Hi,
Since no one else seems to care about your requests for feedback I decided to step in.
My initial impression is that this is a very strong effort for a first published map.
There's evidence of very careful control over which areas can be seen from where - the beginnings of good map design.
Another thing that seems immediately obvious to me is that this map is very derivative of koth_highpass.
This is where some of its larger problems arise - both from copying koth_highpass too much, and not copying it enough.
1) The point area is too open
Because the bridge is raised above the level of the ground in its arena, it means that you can easily snipe across the entire arena.
There is cover; but there is no way to actually approach the point without exposing yourself to at least two different sniper angles.
In KOTH, we generally want to keep players safe from the enemy team until they're practically touching the CP trigger.
If we don't, we get boring rounds where the first team who takes the point holds it for the entire round because the enemy team can't even reach it to retake.
Designing your arenas in this way also unfairly biases combat in the favour of Snipers.
Generally in TF2 you want to segregate close-range and long-range combat into separate areas of the map, so that all classes have a chance to thrive and fight who they have the most fun fighting.
Let's look at koth_highpass to see what it's doing right in these two regards:
2) Routing problems
If the team who owns the point (let's say RED) really wants to stop the other team from winning, all they need to do is hold this area:
Here, they can watch all of BLU's entrances to the arena while hardly having to even move, and they have various methods to quickly retreat to cover and health.
Meanwhile, if BLU wants to retreat to cover and health, they don't have to walk too long for cover - but if they want health, they have to trudge all the way back to the single medium health and ammo kit in their lobby, which most players won't even notice on their way to the point.
This is probably the most common thing for even experienced KOTH map designers to get wrong.
You want to keep BLU safe until they can touch the point (or fight RED players who are touching the point), right?
So don't let RED hold an area that's further forward than the point.
One simple way to solve this is to give the attackers routes that lead directly to the point and are separate from their other routes.

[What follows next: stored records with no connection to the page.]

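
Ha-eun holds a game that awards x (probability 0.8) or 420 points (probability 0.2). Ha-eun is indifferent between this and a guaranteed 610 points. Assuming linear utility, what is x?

0.8·x + 0.2·420 = 610
0.8·x = 610 − 84 = 526
x = 526 / 0.8 = 657.5

x = 657.5 points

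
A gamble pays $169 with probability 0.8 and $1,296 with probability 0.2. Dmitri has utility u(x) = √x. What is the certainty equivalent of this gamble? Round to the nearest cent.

$309.76

E[u] = 0.8·√169 + 0.2·√1296 = 0.8·13 + 0.2·36 = 17.6
CE = (17.6)² = 309.76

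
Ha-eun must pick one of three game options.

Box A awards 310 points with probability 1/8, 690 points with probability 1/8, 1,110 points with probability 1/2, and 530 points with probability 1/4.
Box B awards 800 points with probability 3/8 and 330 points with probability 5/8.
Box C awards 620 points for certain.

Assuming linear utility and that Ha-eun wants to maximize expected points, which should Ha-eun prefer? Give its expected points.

Box A (812.5 points)

Box A = 1/8 × 310 + 1/8 × 690 + 1/2 × 1110 + 1/4 × 530 = 38.75 + 86.25 + 555 + 132.5 = 812.5
Box B = 3/8 × 800 + 5/8 × 330 = 300 + 206.25 = 506.25
Box C: 620 (certain)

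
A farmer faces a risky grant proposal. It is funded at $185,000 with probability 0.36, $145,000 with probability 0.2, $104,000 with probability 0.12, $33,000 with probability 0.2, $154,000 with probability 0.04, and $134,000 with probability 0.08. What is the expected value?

$131,560

EV = 0.36 × 185000 + 0.2 × 145000 + 0.12 × 104000 + 0.2 × 33000 + 0.04 × 154000 + 0.08 × 134000 = 66600 + 29000 + 12480 + 6600 + 6160 + 10720 = 131560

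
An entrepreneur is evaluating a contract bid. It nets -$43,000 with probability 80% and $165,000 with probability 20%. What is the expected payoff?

EV = 0.8 × (-43000) + 0.2 × 165000 = -34400 + 33000 = -1400

-$1,400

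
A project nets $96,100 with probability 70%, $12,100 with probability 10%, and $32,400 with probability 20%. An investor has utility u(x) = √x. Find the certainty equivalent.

$69,696

E[u] = 0.7·√96100 + 0.1·√12100 + 0.2·√32400 = 0.7·310 + 0.1·110 + 0.2·180 = 264
CE = (264)² = 69696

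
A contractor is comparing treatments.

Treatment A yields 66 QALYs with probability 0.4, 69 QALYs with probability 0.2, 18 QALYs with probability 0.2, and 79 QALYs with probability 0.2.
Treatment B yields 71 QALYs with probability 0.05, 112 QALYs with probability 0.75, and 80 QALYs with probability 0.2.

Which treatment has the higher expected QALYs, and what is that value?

Treatment A = 0.4 × 66 + 0.2 × 69 + 0.2 × 18 + 0.2 × 79 = 26.4 + 13.8 + 3.6 + 15.8 = 59.6
Treatment B = 0.05 × 71 + 0.75 × 112 + 0.2 × 80 = 3.55 + 84 + 16 = 103.55

Treatment B (103.55 QALYs)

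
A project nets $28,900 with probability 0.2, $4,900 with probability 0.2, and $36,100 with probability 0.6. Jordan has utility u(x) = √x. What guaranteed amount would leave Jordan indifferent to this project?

E[u] = 0.2·√28900 + 0.2·√4900 + 0.6·√36100 = 0.2·170 + 0.2·70 + 0.6·190 = 162
CE = (162)² = 26244

$26,244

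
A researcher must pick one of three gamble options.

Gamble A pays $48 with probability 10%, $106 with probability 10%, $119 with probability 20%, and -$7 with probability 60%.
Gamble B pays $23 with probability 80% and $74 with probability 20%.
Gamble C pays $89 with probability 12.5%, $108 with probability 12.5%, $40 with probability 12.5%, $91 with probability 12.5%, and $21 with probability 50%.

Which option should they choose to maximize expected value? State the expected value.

Gamble A = 0.1 × 48 + 0.1 × 106 + 0.2 × 119 + 0.6 × (-7) = 4.8 + 10.6 + 23.8 − 4.2 = 35
Gamble B = 0.8 × 23 + 0.2 × 74 = 18.4 + 14.8 = 33.2
Gamble C = 0.125 × 89 + 0.125 × 108 + 0.125 × 40 + 0.125 × 91 + 0.5 × 21 = 11.125 + 13.5 + 5 + 11.375 + 10.5 = 51.5

Gamble C ($51.50)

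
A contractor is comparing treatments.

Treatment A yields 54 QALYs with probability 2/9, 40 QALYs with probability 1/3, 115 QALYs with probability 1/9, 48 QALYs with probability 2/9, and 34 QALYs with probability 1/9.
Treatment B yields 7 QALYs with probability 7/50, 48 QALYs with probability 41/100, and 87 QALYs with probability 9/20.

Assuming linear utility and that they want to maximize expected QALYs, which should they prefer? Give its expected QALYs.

Treatment B (59.81 QALYs)

Treatment A = 2/9 × 54 + 1/3 × 40 + 1/9 × 115 + 2/9 × 48 + 1/9 × 34 = 12 + 13.3333 + 12.7778 + 10.6667 + 3.7778 = 52.5556
Treatment B = 7/50 × 7 + 41/100 × 48 + 9/20 × 87 = 0.98 + 19.68 + 39.15 = 59.81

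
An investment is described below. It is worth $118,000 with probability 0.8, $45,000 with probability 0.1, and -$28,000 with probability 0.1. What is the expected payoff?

$96,100

EV = 0.8 × 118000 + 0.1 × 45000 + 0.1 × (-28000) = 94400 + 4500 − 2800 = 96100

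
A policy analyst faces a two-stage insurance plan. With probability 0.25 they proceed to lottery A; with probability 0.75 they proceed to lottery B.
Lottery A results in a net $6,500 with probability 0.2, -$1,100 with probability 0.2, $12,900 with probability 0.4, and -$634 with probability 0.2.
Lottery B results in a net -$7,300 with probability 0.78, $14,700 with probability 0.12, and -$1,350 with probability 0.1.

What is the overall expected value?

EV(A) = 0.2 × 6500 + 0.2 × (-1100) + 0.4 × 12900 + 0.2 × (-634) = 1300 − 220 + 5160 − 126.8 = 6113.2
EV(B) = 0.78 × (-7300) + 0.12 × 14700 + 0.1 × (-1350) = -5694 + 1764 − 135 = -4065
Overall = 0.25 × 6113.2 + 0.75 × (-4065) = 1528.3 − 3048.75 = -1520.45

-$1,520.45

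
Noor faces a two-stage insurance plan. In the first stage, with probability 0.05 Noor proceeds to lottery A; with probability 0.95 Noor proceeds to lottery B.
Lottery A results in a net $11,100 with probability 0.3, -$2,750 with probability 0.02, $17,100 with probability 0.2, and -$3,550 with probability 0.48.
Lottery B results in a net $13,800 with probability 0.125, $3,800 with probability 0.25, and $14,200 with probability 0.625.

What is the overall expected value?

$11,222.05

EV(A) = 0.3 × 11100 + 0.02 × (-2750) + 0.2 × 17100 + 0.48 × (-3550) = 3330 − 55 + 3420 − 1704 = 4991
EV(B) = 0.125 × 13800 + 0.25 × 3800 + 0.625 × 14200 = 1725 + 950 + 8875 = 11550
Overall = 0.05 × 4991 + 0.95 × 11550 = 249.55 + 10972.5 = 11222.05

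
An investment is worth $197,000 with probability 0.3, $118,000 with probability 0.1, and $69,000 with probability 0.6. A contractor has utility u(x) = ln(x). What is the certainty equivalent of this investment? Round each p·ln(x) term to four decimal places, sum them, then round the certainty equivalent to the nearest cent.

$99,727.82

E[u] = 0.3·ln(197000) + 0.1·ln(118000) + 0.6·ln(69000) = 3.6573 + 1.1678 + 6.6851 = 11.5102
CE = e^11.5102 ≈ 99727.82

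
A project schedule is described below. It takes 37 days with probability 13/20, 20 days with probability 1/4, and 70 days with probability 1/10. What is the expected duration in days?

36.05 days

EV = 13/20 × 37 + 1/4 × 20 + 1/10 × 70 = 24.05 + 5 + 7 = 36.05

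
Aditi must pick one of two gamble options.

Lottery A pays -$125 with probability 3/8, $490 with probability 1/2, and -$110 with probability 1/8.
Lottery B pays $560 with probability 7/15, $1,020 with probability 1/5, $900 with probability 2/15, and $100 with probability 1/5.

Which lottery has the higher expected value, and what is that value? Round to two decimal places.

Lottery B ($605.33)

Lottery A = 3/8 × (-125) + 1/2 × 490 + 1/8 × (-110) = -46.875 + 245 − 13.75 = 184.375
Lottery B = 7/15 × 560 + 1/5 × 1020 + 2/15 × 900 + 1/5 × 100 = 261.3333 + 204 + 120 + 20 = 605.3333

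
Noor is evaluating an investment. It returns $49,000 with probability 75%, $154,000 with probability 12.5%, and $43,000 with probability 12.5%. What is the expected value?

EV = 0.75 × 49000 + 0.125 × 154000 + 0.125 × 43000 = 36750 + 19250 + 5375 = 61375

$61,375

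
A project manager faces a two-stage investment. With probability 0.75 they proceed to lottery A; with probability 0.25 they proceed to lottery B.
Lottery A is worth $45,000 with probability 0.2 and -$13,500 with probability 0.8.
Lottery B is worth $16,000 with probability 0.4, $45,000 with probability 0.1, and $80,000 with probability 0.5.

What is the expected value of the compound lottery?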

This is actually exactly what koth_highpass does:
This is actually one of the areas I think koth_highpass is the weakest in.
Even if the attackers get this easy route into the point area, the fact is that the defenders can still hold at the bottom of the hill, and watch all of their entrances without really even needing to move.
The area under the point also gives the defenders a fast and easy retreat to cover and health that the attackers simply don't have.
Although briefer than I'd like, hopefully this post has inspired you with some ways to make your map more favourable for attackers, and therefore more of the frantic back-and-forth we all like to see in KOTH.